Radboud University Nijmegen, Institute for Molecules and Materials, Heyendaalseweg 135, 6525 AJ Nijmegen, The Netherlands.
Phys Chem Chem Phys. 2011 Jul 28;13(28):13082-95. doi: 10.1039/c1cp20304e. Epub 2011 Jun 15.
Carbazole functionalized polyisocyanides are known to exhibit excellent electronic properties (E. Schwartz, et al., Chemistry of Materials, 2010, 22, 2597). The functionalities and properties of such materials crucially depend on the organization and stability of the polymer structure. We combine solid-state Nuclear Magnetic Resonance (NMR) experiments with first-principles calculations of isotropic chemical shifts, within the recently developed converse approach, to rationalize the origin of isotropic chemical shifts in the crystalline monomer l-isocyanoalanine 2-(9H-carbazol-9-yl) ethyl amide (monomer 1) and thereby gain insight into the structural organization of its polymer (polymer 2). The use of state-of-the-art solid-state NMR experiments combined with Density Functional Theory (DFT) based calculations allows an unambiguous assignment of all proton and carbon resonances of the monomer. We were able to identify the structure stabilising interactions in the crystal and understand the influence of the molecular packing in the crystal structure on the chemical shift data observed in the NMR spectra. Here the Nuclear Independent Chemical Shift (NICS) approach allows discriminating between 'physical' interactions amongst neighboring molecules such as ring-current effects and 'chemical' interactions such as hydrogen bonding. This analysis reveals that the isocyanide monomer is stabilized by multiple hydrogen bonds such as a bifurcated hydrogen bond involving -N-H, -C-H and O=C- moieties and Ar-H···C≡N- hydrogen bonding (Ar = aromatic group). Based on the geometrical arrangement it is postulated that the carbazole units are involved in the weak σ-π interactions giving rise to a Herringbone packing of the molecules. The chemical shift analysis of the polymer spectra readily establishes the existence of N-H···O=C hydrogen bonds despite the limited resolution exhibited by the polymer spectra. It is also elucidated that the relative arrangement of the carbazole units in the polymer differs significantly from that of the monomer.
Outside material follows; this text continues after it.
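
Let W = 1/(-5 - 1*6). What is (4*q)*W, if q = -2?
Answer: 8/11 ≈ 0.72727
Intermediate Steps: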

咔唑功能化聚异氰化物以具有优异的电子性质而闻名(E. Schwartz 等人,《化学材料》,2010 年,22,2597)。此类材料的功能和性质主要取决于聚合物结构的组织和稳定性。我们结合固态核磁共振(NMR)实验和各向同性化学位移的第一性原理计算,在最近发展的逆方法中,对晶体单体 l-异氰酸基丙氨酸 2-(9H-咔唑-9-基)乙基酰胺(单体 1)中各向同性化学位移的起源进行了合理化,并深入了解其聚合物(聚合物 2)的结构组织。使用最先进的固态 NMR 实验与基于密度泛函理论(DFT)的计算相结合,可以对单体的所有质子和碳共振进行明确的分配。我们能够确定晶体中的结构稳定相互作用,并了解分子堆积在晶体结构中对 NMR 光谱中观察到的化学位移数据的影响。在这里,核独立化学位移(NICS)方法可以区分相邻分子之间的“物理”相互作用,例如环电流效应和“化学”相互作用,例如氢键。该分析表明,异氰化物单体通过多个氢键稳定,例如涉及-N-H、-C-H 和 O=C-部分的分叉氢键和 Ar-H···C≡N-氢键(Ar = 芳基)。基于几何排列,推测咔唑单元参与了弱 σ-π 相互作用,导致分子的鱼骨状堆积。聚合物光谱的化学位移分析很容易确定 N-H···O=C 氢键的存在,尽管聚合物光谱的分辨率有限。还阐明了聚合物中咔唑单元的相对排列与单体显著不同。